Then, once it finds that parent, it will ask the parent to replay all of the missing data that it needs to be able to compute the result. In this case, the whole graph is empty, so it's going to ask the join node. The join node will be like, I don't know, let me ask my parents. Then, same with the count node. By the time you get to the base tables, which are stored locally on disk, the base tables will necessarily have the data that you're looking for, because it has all of the data. It's like a slightly out of date copy from your primary database that's being replicated continuously. It's like a read replica. The votes base table, in this case, would be like, I have the data for story 2. I'm going to replay all of the rows that had story ID 2 in them. Then the count node will recompute the vote count, given all of those inputs. It will simply count all of the votes, in this case. Then it will send the result to the join node. The join node would have, in parallel, sent off a request to the stories-based table node to get the other story data. Then it will finally place that result in the reader and return it to the user that requested it. This is like a cache miss.
Although this took a little bit more time because we had to do all of that work, we're saving so much on memory. Like before, we were storing the query results for any possible story ID. Now we're just storing it for this one. Coming back to Hacker News, maybe we only want to cache the first three pages, four pages, that will get us 98%, 99% of the way there. We're able to really not have as hefty of a memory footprint, but we're still able to get this nice mechanism where the cache is automatically being maintained for us. It's automatically syncing up with the database without having to do anything, and without having to evict and recompute and artificially lower cache hit rate, any of that.
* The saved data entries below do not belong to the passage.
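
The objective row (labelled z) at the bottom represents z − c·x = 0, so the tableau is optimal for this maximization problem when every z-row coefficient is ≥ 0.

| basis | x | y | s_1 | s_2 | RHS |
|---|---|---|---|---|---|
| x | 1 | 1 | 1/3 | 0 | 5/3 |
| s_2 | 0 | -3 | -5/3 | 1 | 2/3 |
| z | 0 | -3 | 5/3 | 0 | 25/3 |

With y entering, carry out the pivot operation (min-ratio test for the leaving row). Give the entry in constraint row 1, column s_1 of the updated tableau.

1/3

Ratio test on column y — row 1: (5/3)/1 = 5/3; row 2: entry -3 ≤ 0. Minimum is 5/3 at row 1 (x leaves); pivot element 1.
Divide row 1 by 1; eliminate column y from the other rows.
In the new row 1, the s_1 entry is the old entry divided by the pivot: (1/3)/1 = 1/3.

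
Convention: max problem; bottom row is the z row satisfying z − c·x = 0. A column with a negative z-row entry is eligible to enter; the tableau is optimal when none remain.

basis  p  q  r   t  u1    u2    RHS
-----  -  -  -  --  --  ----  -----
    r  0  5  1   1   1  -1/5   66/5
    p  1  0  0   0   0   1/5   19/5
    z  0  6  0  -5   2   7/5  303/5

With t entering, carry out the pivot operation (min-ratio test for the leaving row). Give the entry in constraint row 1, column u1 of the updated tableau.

Ratio test on column t — row 1: (66/5)/1 = 66/5; row 2: entry 0 ≤ 0. Minimum is 66/5 at row 1 (r leaves); pivot element 1.
Divide row 1 by 1; eliminate column t from the other rows.
In the new row 1, the u1 entry is the old entry divided by the pivot: 1/1 = 1.

1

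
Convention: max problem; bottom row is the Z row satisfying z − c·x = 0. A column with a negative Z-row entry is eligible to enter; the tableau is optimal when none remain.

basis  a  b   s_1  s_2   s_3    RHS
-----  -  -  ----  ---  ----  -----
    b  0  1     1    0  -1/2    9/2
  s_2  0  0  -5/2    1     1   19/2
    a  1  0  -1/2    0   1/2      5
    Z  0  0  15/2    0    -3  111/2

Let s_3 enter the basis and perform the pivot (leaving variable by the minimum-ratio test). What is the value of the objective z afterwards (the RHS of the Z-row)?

84

Ratio test on column s_3 — row 1: entry -1/2 ≤ 0; row 2: (19/2)/1 = 19/2; row 3: 5/(1/2) = 10. Minimum is 19/2 at row 2 (s_2 leaves); pivot element 1.
Pivot on row 2; the Z-row RHS becomes 111/2 − (-3)·(19/2) = 84.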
What happens even with partial materialization and all the space savings we're getting from that? What happens when we start to deal with memory pressure? It will happen eventually, in most cases. Here we actually just handle things the normal way. We'll just start evicting. You can evict via LRU, LFU, and so forth. Notably, let's say, later on, a user requests a value that you evicted, we'll just use the same upquery mechanism to deal with it behind the scenes for you. It'll be a little bit slower that first time you ask for it again, but then it'll be stored in the cache, so the next 100,000 people that request that value, it'll be there for them.
Comparison to Alternatives
That's dataflow and dataflow-based caching. Now I'll compare it to some alternatives. I'll compare it to traditional caching. I've been doing this implicitly all throughout. The way that I think about dataflow-based caching compared to traditional caching is that you get faster updates, but you get a heavier memory footprint. You have to be prepared to spend a little bit more on memory, but you're going to get a really high cache hit rate, and you're going to get fresh data, because we're able to do this incremental update rather than a full computation. At the same time, we're able to avoid a lot of the headaches that typically come with caching. We don't have to rewrite the application because it's wire compatible with the database. We can just swap connection string. We don't have to worry about picking an invalidation policy, because the cache is eagerly kept up to date. The cache will never make things worse, because we have our own query engine, and it's isolated from the database.
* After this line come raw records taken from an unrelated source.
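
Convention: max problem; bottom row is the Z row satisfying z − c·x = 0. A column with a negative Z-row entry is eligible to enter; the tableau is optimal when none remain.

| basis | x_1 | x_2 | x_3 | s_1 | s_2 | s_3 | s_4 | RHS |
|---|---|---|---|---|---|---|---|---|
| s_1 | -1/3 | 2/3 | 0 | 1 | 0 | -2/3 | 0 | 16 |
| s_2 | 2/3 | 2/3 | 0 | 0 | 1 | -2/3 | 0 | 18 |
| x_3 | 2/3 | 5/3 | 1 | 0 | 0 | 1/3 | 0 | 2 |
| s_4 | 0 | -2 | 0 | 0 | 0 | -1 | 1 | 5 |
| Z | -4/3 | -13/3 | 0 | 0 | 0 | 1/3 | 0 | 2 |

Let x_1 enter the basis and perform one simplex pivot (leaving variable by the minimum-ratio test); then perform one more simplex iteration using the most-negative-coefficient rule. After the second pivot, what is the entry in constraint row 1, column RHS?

Ratio test on column x_1 — row 1: entry -1/3 ≤ 0; row 2: 18/(2/3) = 27; row 3: 2/(2/3) = 3; row 4: entry 0 ≤ 0. Minimum is 3 at row 3 (x_3 leaves); pivot element 2/3.
Divide row 3 by 2/3; eliminate column x_1 from the other rows.
Second iteration: most negative Z-row entry is -1 in column x_2, so x_2 enters.
Ratio test on column x_2 — row 1: 17/(3/2) = 34/3; row 2: entry -1 ≤ 0; row 3: 3/(5/2) = 6/5; row 4: entry -2 ≤ 0. Minimum is 6/5 at row 3 (x_1 leaves); pivot element 5/2.
Divide row 3 by 5/2; eliminate column x_2 from the other rows.
After both pivots, the entry at constraint row 1, column RHS is 76/5.

76/5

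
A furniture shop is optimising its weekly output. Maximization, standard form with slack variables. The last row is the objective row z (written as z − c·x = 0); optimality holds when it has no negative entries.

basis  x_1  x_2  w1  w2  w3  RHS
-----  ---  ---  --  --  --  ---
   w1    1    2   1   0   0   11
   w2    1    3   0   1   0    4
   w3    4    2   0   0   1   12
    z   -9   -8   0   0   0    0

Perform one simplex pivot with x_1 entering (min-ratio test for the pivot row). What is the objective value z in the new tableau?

Ratio test on column x_1 — row 1: 11/1 = 11; row 2: 4/1 = 4; row 3: 12/4 = 3. Minimum is 3 at row 3 (w3 leaves); pivot element 4.
Pivot on row 3; the z-row RHS becomes 0 − (-9)·3 = 27.

27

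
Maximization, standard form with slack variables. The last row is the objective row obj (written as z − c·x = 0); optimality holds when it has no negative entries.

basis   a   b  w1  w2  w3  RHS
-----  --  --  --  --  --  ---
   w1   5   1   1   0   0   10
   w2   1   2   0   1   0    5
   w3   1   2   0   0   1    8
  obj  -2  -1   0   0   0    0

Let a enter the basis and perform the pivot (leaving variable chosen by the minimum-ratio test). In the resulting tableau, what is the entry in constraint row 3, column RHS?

6

Ratio test on column a — row 1: 10/5 = 2; row 2: 5/1 = 5; row 3: 8/1 = 8. Minimum is 2 at row 1 (w1 leaves); pivot element 5.
Divide row 1 by 5; eliminate column a from the other rows.
Row 3 update in column RHS: 8 − 1·2 = 6.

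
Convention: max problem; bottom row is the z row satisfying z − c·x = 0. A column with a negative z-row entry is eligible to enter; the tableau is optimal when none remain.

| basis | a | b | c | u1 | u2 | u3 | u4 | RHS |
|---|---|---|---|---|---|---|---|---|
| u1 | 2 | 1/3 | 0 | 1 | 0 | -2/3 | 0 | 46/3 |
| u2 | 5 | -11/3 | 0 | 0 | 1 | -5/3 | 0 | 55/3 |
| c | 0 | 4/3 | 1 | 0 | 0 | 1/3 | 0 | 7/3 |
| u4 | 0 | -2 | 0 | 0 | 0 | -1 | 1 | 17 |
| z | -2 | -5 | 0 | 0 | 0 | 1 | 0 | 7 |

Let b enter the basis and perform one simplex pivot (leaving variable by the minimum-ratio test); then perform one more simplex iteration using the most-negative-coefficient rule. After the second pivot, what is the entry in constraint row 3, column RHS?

7/4

Ratio test on column b — row 1: (46/3)/(1/3) = 46; row 2: entry -11/3 ≤ 0; row 3: (7/3)/(4/3) = 7/4; row 4: entry -2 ≤ 0. Minimum is 7/4 at row 3 (c leaves); pivot element 4/3.
Divide row 3 by 4/3; eliminate column b from the other rows.
Second iteration: most negative z-row entry is -2 in column a, so a enters.
Ratio test on column a — row 1: (59/4)/2 = 59/8; row 2: (99/4)/5 = 99/20; row 3: entry 0 ≤ 0; row 4: entry 0 ≤ 0. Minimum is 99/20 at row 2 (u2 leaves); pivot element 5.
Divide row 2 by 5; eliminate column a from the other rows.
After both pivots, the entry at constraint row 3, column RHS is 7/4.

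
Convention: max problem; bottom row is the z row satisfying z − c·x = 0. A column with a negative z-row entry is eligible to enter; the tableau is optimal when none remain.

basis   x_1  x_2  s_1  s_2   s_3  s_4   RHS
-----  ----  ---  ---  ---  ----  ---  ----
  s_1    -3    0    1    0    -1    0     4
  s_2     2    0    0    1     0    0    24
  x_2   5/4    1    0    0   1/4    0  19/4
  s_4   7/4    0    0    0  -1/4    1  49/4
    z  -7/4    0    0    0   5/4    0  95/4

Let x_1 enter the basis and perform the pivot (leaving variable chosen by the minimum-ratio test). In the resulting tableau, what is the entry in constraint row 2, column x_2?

Ratio test on column x_1 — row 1: entry -3 ≤ 0; row 2: 24/2 = 12; row 3: (19/4)/(5/4) = 19/5; row 4: (49/4)/(7/4) = 7. Minimum is 19/5 at row 3 (x_2 leaves); pivot element 5/4.
Divide row 3 by 5/4; eliminate column x_1 from the other rows.
Row 2 update in column x_2: 0 − 2·(4/5) = -8/5.

-8/5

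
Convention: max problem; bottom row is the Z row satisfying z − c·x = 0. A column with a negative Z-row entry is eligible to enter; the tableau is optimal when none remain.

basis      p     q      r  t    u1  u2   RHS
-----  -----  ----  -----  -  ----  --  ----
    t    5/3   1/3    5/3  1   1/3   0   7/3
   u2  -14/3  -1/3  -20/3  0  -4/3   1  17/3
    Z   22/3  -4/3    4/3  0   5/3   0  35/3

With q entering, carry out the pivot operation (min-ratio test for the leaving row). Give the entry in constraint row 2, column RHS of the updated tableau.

Ratio test on column q — row 1: (7/3)/(1/3) = 7; row 2: entry -1/3 ≤ 0. Minimum is 7 at row 1 (t leaves); pivot element 1/3.
Divide row 1 by 1/3; eliminate column q from the other rows.
Row 2 update in column RHS: 17/3 − (-1/3)·7 = 8.

8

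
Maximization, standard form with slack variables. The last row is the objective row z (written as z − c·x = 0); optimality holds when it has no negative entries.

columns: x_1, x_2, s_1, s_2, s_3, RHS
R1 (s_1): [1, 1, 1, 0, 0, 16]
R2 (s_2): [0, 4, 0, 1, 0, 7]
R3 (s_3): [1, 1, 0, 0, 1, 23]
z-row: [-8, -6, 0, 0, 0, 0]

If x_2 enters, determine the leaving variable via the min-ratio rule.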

Moreover, because of the fact that we're able to incrementally update state, we're able to tolerate comparatively write-heavy workloads. Let's say that you have a lot of writes, your data is constantly changing. You're going to have a really tough time caching that workload, because the data will really quickly go out of date, and the only way to refresh it is by running that same query over again against the database. At that point, you might as well not be using the cache. With this approach, you're able to, essentially, still cache without having to worry about lowering the cache hit rate, because it's always there in memory and it's just being updated behind the scenes. Every once in a while, we're just doing a pointer swap to reflect the latest changes. It also makes it easier to cache complex queries, because typically, the more complicated a query is, the more sophisticated your invalidation policy will end up being. There's a large set of queries that you might have felt a little bit nervous to try to cache before, that's now a little bit friendlier to do with dataflow-based caching.
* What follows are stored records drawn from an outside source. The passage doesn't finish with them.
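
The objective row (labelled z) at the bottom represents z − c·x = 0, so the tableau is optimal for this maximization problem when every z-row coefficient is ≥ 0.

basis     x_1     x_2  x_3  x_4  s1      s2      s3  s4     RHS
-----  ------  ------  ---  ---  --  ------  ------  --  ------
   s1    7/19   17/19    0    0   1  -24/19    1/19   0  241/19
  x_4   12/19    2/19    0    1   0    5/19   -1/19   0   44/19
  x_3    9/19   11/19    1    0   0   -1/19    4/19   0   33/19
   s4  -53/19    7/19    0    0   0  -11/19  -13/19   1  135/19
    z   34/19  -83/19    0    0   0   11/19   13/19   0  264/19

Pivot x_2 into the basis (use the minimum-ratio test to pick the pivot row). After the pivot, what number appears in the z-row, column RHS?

Ratio test on column x_2 — row 1: (241/19)/(17/19) = 241/17; row 2: (44/19)/(2/19) = 22; row 3: (33/19)/(11/19) = 3; row 4: (135/19)/(7/19) = 135/7. Minimum is 3 at row 3 (x_3 leaves); pivot element 11/19.
Divide row 3 by 11/19; eliminate column x_2 from the other rows.
z-row update in column RHS: 264/19 − (-83/19)·3 = 27.

27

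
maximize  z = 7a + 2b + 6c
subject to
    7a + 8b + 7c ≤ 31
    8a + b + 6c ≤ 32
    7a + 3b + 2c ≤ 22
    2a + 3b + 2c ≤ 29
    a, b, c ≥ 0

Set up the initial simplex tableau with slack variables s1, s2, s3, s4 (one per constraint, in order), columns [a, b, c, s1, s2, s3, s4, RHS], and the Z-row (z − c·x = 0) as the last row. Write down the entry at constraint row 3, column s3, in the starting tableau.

Slack s3 belongs to constraint 3; its column is the unit vector e_3, so the entry in row 3 is 1.

1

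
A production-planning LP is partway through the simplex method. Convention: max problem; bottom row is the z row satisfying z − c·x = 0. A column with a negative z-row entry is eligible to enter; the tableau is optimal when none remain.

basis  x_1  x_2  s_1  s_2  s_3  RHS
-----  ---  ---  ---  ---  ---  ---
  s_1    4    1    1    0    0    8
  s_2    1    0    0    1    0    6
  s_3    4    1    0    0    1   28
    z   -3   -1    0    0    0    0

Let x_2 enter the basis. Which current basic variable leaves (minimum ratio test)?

Column x_2 entries and ratios — s_1: 8/1 = 8; s_2: 0 ≤ 0, skip; s_3: 28/1 = 28.
Smallest ratio is 8 in the row of s_1, so s_1 leaves.

s_1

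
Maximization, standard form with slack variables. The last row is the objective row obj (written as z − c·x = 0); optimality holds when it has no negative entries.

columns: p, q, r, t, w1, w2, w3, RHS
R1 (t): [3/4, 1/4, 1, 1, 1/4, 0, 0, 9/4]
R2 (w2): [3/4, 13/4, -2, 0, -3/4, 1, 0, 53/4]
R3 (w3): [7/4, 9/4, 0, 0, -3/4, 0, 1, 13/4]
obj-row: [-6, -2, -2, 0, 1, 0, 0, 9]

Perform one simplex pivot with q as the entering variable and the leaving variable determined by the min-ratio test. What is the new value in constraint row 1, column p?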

As compared to query optimization, obviously, with caching, you don't have to know how to optimize queries, so the barrier of entry is a little bit lower. In some cases, query optimization will only get you so far, because the query is just doing a lot of work. Caching can be really helpful if you want to just click a button, and if you're willing to spend the memory on it, then you don't have to make sure your whole team knows how to optimize queries or anything like that. If you're on a platform team, and you have a lot of application teams that you support, then this could help you deal with maybe ORM generated queries and so forth, without having to spend a lot of human time on it, which is nice. As compared to read replicas, this has a similar interface.
In fact, you can set Readyset up as your read replica and interact with it in that way. Assuming that we're just dealing with cacheable queries and queries that we're caching, if we compare the two, then you will get better tail latencies, and therefore be able to support higher load if you're doing caching, because, again, you're just doing this O of 1 lookup each time you're doing a read. You will have to allocate more memory.
Conclusion
Dataflow-based caching has a very similar performance profile on cache hits to conventional caches. It's easier to use. It expands the set of use cases that you could imagine caching to incorporate ones that have comparatively more writes. It's source available on GitHub. If you want to take a look, you can Google it. As I mentioned, it's based on research, and so you can read the research paper. It's called Noria. You can Google that. There's an open-source repo that you can take a look at as well.
Questions and Answers
Participant 1: For your cache invalidation scheme, do you just use LRU, or did you find any value in caring about that? If you need to deploy multiple of your cache proxies, either for query volume or geo distribution reasons, do you have any model for coordination between those or do you just treat them all as entirely independent caches?
Marzoev: It's important to note that cache invalidation and cache eviction are actually two different things for us. Normally, they're conflated. For invalidation, we're just trying to keep the cache state fresh. With eviction, it's really going to depend, like we just use LRU most of the time, and that's fine. That's a parameter that you can toggle, but we haven't. There's no new insight that we give you there. It's just evict based on what is appropriate. We give you a nice mechanism for bringing things back into memory after you've evicted. That's our main contribution there.
Let's say you want to run multiple of these? We do support sharding, but not in the open source, but we haven't productionized it in our cloud product yet. It is theoretically possible. In fact, we've built it out. Indeed, we do think about, could you build a CDN for your database? It'd be cool to put this in different regions and so forth. It's not production ready yet, but you can do it.
Participant 2: It sounds like the partial materialization strategy is helpful for transactional queries where you're just really working on one row, but for analytics type queries that you might want to cache, is it still helpful, or is it going to still have a really high memory footprint?
Marzoev: No, I actually think it's pretty useful for analytics ones as well. It really just depends on what operations you're doing. Actually, counts and aggregates tend to have a lesser memory footprint. I think joins tend to be the really heavyweight one, but we've done a lot of work on optimizing that as well. Although this is typically used for transactional workloads, the more complicated the query is, and the more stuff that you're doing in it, the better comparative latency improvement you'll get from caching. There's no fundamental limitation on that. We see a lot of complex analytical queries as well.